The following is a summary of the change in valuation allowance (in thousands):

December 31,

 

2020

  

2019

 

Beginning balance

 $30,889  $31,909 

(Deductions) additions due to acquisitions

     (716)
(Deductions) additions due to dispositions  (4,667)   

Additions (deductions), net

  3,400   (304)

Ending balance

 $29,622  $30,889 

The addition to the valuation allowance is mainly due to the capital loss incurred in the U.S. in 2020 which is expected to expire unused which is partially offset by deductions to the valuation allowance that are insignificant for the year ended December 31, 2020.

We intend to indefinitely reinvest certain earnings of our foreign subsidiaries and affiliates. There are generally no federal income taxes on dividends from foreign subsidiaries therefore we would only be subject to other taxes, such as withholding and local taxes, upon distribution of these earnings. Of the $41.5 million of accumulated undistributed earnings that we consider indefinitely reinvested as of December 31, 2020, it is not practicable to determine the amount of taxes that would be payable upon remittance of these earnings. Deferred foreign withholding taxes have been provided on undistributed earnings of certain foreign subsidiaries and foreign affiliates where the earnings are not considered to be invested indefinitely.
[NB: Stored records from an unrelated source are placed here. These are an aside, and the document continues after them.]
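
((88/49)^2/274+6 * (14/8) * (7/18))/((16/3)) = 16164377/21051968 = 0.77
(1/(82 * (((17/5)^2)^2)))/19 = 625/130125718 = 0.00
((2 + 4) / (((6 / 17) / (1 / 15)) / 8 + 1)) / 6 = 68 / 113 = 0.60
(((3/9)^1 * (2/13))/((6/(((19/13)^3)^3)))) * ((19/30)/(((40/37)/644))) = 36522761697720557/372217927992300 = 98.12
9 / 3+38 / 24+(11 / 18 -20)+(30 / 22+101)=34673 / 396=87.56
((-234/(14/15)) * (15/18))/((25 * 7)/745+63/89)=-38788425/175028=-221.61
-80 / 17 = -4.71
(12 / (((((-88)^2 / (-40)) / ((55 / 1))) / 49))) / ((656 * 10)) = -0.03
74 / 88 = 37 / 44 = 0.84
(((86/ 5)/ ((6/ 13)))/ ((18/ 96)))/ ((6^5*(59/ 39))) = 7267/ 430110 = 0.02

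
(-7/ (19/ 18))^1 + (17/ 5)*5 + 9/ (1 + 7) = 1747/ 152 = 11.49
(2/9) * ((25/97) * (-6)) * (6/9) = -200/873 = -0.23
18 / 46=9 / 23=0.39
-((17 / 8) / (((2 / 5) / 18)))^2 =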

Uncertain tax positions: We file income tax returns in the U.S. and various state and local jurisdictions. We are currently under examination by various state taxing authorities for various tax years. We do not anticipate that any of these audits will result in a material change in our financial position. We are no longer subject to U.S. federal examinations by tax authorities for years before 2013. With few exceptions, as of December 31, 2020, we are no longer subject to state examinations by taxing authorities for years before 2012.

We file income tax returns in foreign jurisdictions where we operate. The returns are subject to examination which may be ongoing at any point in time and tax liabilities are recorded based on estimates of additional taxes which will be due upon settlement of those examinations. The tax years subject to examination by foreign tax authorities vary by jurisdiction, but generally we are no longer subject to examinations by taxing authorities for years before 2014.

We had approximately $23.3 million and $27.3 million of total gross unrecognized tax benefits as of December 31, 2020 and 2019, respectively. There were approximately $6.0 million and $10.1 million of unrecognized tax benefits that would affect the effective tax rate in any future period at December 31, 2020 and 2019, respectively. It is reasonably possible that our unrecognized tax benefit could decrease by approximately $1.6 million in 2021, of which $1.4 million would impact our effective tax rate in 2021. The decrease relates to anticipated statute expirations and anticipated resolution of outstanding unrecognized tax benefits.

The following is a tabular reconciliation of unrecognized tax benefits (in thousands) the balance of which is included in other long-term liabilities and accrued expenses and other current liabilities in the consolidated balance sheets:

December 31,

 

2020

  

2019

  

2018

 

Beginning balance

 $27,303  $22,383  $3,171 

Gross increases - acquisitions

     5,812   20,153 

Gross decreases – dispositions

  (1,590)     36 

Gross decreases – current period tax positions

        (3)

Gross increases – prior period tax positions

     157   2 

Gross decreases – prior period tax positions

  (608)  (8)  (195)

Settlements with taxing authorities/lapse of statute of limitations

  (1,785)  (1,041)  (781)

Ending balance

 $23,320  $27,303  $22,383 
 
We record interest on uncertain tax positions in interest expense and penalties in interest expense and other income, net in our consolidated statements of operations. During the years ended December  31, 2020, 2019 and 2018, we recognized approximately $0.4 million interest and penalty income, $0.6 million interest and penalty expense and $1.1 million interest and penalty income, respectively. 

Approximately $6.7 million and $8.8 million of accrued interest and penalties related to our uncertain tax position liability was included in other long-term liabilities and accrued expenses and other current liabilities in our consolidated balance sheets at December 31, 2020 and 2019, respectively.